The growth in tourism has led to opportunities for locals who may have years ago been lured to the big cities. When we completely refurbished one of the hotels in Niseko Village, The Green Leaf, we were able to partner with a local artist, Emi Shiratori, who brought her own style and warmth to the property. Local chefs come to our residences and run traditional soba making demonstrations, local DJs play music at our bars and guests flock to local restaurants and cultural experiences.
Local business owners are thankful for the growth as it has allowed them to remain in Niseko and grow their business and follow their passion. The development and growth of tourism is exactly what is supporting the local culture to thrive. When I first arrived in Niseko it was difficult to recruit young Japanese people as increasingly young people saw no future for themselves here.
Now we recruit more young and highly educated people who want this lifestyle, and the town and local community are reaping the benefits. This is what is getting the old-timers excited. They see their town with a bright future. They see young adults deciding to stay in Niseko. They see young people deciding to move to Niseko from other areas because of the opportunities and lifestyle.

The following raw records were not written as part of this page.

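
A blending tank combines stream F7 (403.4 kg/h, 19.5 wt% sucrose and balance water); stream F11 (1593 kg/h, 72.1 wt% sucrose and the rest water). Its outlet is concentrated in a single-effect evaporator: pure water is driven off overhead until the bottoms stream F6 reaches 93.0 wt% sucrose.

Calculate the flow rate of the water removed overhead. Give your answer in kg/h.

676.8 kg/h

sucrose entering = 403.4×0.195 + 1593×0.721 = 1227.2 kg/h.
All sucrose reports to F6, so F6 = 1227.2/0.930 = 1319.6 kg/h.
Total feed = 1996.4 kg/h; overhead = 1996.4 − 1319.6 = 676.81 kg/h.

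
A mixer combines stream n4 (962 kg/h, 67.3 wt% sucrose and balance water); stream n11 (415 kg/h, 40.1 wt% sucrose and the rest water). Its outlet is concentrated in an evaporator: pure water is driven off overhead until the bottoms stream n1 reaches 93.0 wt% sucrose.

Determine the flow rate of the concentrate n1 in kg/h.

sucrose entering = 962×0.673 + 415×0.401 = 813.84 kg/h.
All sucrose reports to n1, so n1 = 813.84/0.930 = 875.1 kg/h.

875.1 kg/h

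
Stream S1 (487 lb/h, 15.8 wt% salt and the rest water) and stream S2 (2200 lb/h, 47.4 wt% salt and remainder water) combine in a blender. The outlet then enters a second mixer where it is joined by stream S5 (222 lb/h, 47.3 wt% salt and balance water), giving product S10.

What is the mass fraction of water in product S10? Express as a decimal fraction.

0.579

Overall, product flow = 2909 lb/h.
water in = 487×0.842 + 2200×0.526 + 222×0.527 = 1684.2 lb/h.
water fraction in S10 = 0.579.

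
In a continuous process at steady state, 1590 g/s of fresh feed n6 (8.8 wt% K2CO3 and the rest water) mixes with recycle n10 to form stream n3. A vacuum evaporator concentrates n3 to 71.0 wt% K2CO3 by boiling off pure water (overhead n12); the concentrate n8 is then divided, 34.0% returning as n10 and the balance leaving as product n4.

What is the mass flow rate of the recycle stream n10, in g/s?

Overall K2CO3 balance (none leaves overhead): K2CO3 in fresh feed = K2CO3 in product, i.e. 1590×0.088 = (1−0.340)·n8·0.710.
n8 = 139.92/(0.710×0.660) = 298.59 g/s.
Recycle n10 = 0.340×298.59 = 101.52 g/s.

101.5 g/s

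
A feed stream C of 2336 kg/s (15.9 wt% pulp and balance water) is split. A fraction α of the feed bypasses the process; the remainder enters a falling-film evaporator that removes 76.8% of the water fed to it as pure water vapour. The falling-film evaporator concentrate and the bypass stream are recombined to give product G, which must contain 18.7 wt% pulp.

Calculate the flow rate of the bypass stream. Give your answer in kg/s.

All 2336×0.159 = 371.42 kg/s of pulp reaches G, so G = 371.42/0.187 = 1986.2 kg/s and vapour = 349.78 kg/s.
The evaporator receives (1−α)·2336 of feed at 0.841 water and removes 0.768 of that water:
0.768×0.841×(1−α)×2336 = 349.78
(1−α) = 349.78/1508.8 = 0.2318;  α = 0.7682.
Bypass flow = 0.7682×2336 = 1794.5 kg/s.

1794 kg/s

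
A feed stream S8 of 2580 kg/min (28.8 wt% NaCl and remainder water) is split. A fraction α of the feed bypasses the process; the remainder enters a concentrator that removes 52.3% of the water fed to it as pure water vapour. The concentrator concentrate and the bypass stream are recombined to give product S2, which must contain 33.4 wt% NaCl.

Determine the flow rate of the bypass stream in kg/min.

All 2580×0.288 = 743.04 kg/min of NaCl reaches S2, so S2 = 743.04/0.334 = 2224.7 kg/min and vapour = 355.33 kg/min.
The evaporator receives (1−α)·2580 of feed at 0.712 water and removes 0.523 of that water:
0.523×0.712×(1−α)×2580 = 355.33
(1−α) = 355.33/960.73 = 0.3699;  α = 0.6301.
Bypass flow = 0.6301×2580 = 1625.8 kg/min.

1626 kg/min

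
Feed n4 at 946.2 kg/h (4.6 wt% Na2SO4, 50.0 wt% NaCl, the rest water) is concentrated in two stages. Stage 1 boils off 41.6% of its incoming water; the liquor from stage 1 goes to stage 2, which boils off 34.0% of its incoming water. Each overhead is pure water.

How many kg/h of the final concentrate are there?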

Japanese are also coming back to Niseko not just in winter but throughout the year. Japanese travellers appreciate the development of new hotels and lodges but also the vibrancy to be found in this community with flourishing cafes, small restaurants, new activities and nature centres, artists and shops that may not have survived in some other regional areas.
Slightly over half of all skiers in Niseko are non-Japanese. Half of the non-Japanese skiers are from Asia with high growth from areas such as Singapore, Malaysia, China, Hong Kong, Korea and Indonesia and Thailand in recent years. About 30% of the inbound skiers come from Australia and the rest largely from America and Europe. These days people come for the cultural experience, the food, the onsen, the hospitality, more than just the snow.
Some have argued that the increase in tourism is hurting the local culture and local community, I would say that this very increase in tourism and the development of the town is sustaining and growing the local community and allowing the culture to thrive.
Big businesses like YTL Hotels have been an engine to facilitate growth but it is a partnership with locals who have worked tirelessly to expand the ski area boundaries and open new terrain, it is locals who have opened new restaurants and started new adventure companies and guiding services and it is predominantly locals who are the lifeblood of the resorts by operating the ski lifts, teaching ski school, keeping the mountain safe in patrol and checking customers into their hotels and condominiums.
Niseko has the snow and the mountain that skiers will travel thousands of miles to experience, it has food and produce that foodies will journey to taste, it has strong businesses that are committed to the long-term growth; but most important of all there is a strong community who is passionate about its future. This is the benchmark of a successful ski town.